Broken Authentication is an application security risk that can allow malicious actors to compromise keys, passwords, and session tokens, potentially leading to further exploitation of users’ identities and in the worst case, complete control over the system.
In essence, the vulnerability boils down to an attacker being able to bypass the authentication mechanism of the vulnerable application due to logic errors or bugs in the software.
This class of vulnerability can affect any kind of software that implements access control to pretty much any application, including databases, network infrastructure applications, and web applications.
As with many of the risks listed on the OWASP Top 10, authentication vulnerabilities are not a new security topic, and often a malicious actor does not have to be highly technical to bypass poorly implemented identity and access controls… it makes an attackers job even easier given these controls are often entirely non-existent! As such, there should be no surprises to learn that it has been ranked as the second most critical risk affecting web applications on the OWASP Top 10 since 2013.
A successful attack can result in a malicious attacker gaining complete access to all data in the web application, assuming administrator rights, and compromising the confidentiality, integrity, and availability of the application.
This breach affecting German airline ticket dealer Aerticket was discovered in 2016 but reportedly in existence since 2011 (i.e., for five years). Millions of customers’ names, addresses, and credit card numbers were potentially exposed due to an implementation flaw wherein a string of digits, which should have been randomly generated, were not.

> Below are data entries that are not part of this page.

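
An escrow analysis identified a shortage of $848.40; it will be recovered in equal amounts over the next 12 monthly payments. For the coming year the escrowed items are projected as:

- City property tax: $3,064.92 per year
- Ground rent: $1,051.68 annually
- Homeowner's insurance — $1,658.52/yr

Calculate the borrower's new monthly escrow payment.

$551.96

City property tax: $3,064.92/yr
Ground rent: $1,051.68/yr
Homeowner's insurance: $1,658.52/yr
Combined annual = $5,775.12
Base monthly escrow = $5,775.12 / 12 = $481.26
Shortage spread = $848.40 ÷ 12 = $70.70/mo
New monthly escrow = $481.26 + $70.70 = $551.96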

There are a variety of different Broken Authentication instances that attackers can leverage depending on the vulnerability within the implementation of the identity or access control. Some methods of exploitation and potential weaknesses include:
- Functionalities requiring authentication lack mechanisms or implement insufficient protections.
- Broken object-level protection mechanisms allow unauthenticated users to access private resources.
- The use of dictionary-based attacks or credential reuse on applications that permit automated attacks.
- The application permits the use of weak passwords, such as “password123” or “123456”.
- The application doesn’t encrypt or weakly encrypts passwords.
The utilization of updated security controls that ensure user identity, authentication, and session management is crucial if one is to prevent authentication attacks successfully. Yet very often, a Broken Authentication is the result of logical errors or oversights. Since Broken Authentication as a category includes so many attack vectors, there are plenty of potential weaknesses to be aware of.
For instance, applications should be checked for, and appropriately adjusted/implemented in, the following ways:
- Developers must properly implement session ID rotation following successful logins and ensure rules around session ID invalidation during logout or inactivity are correctly implemented.
- Developers must implement an effective password policy that disallows the use of weak or overused/common passwords.
- Developers must properly test authentication correctness in addition to the functional aspects of the application.
Verify that APIs implement consistent authentication security control strength, such that there are no weaker alternatives per the risk of the application.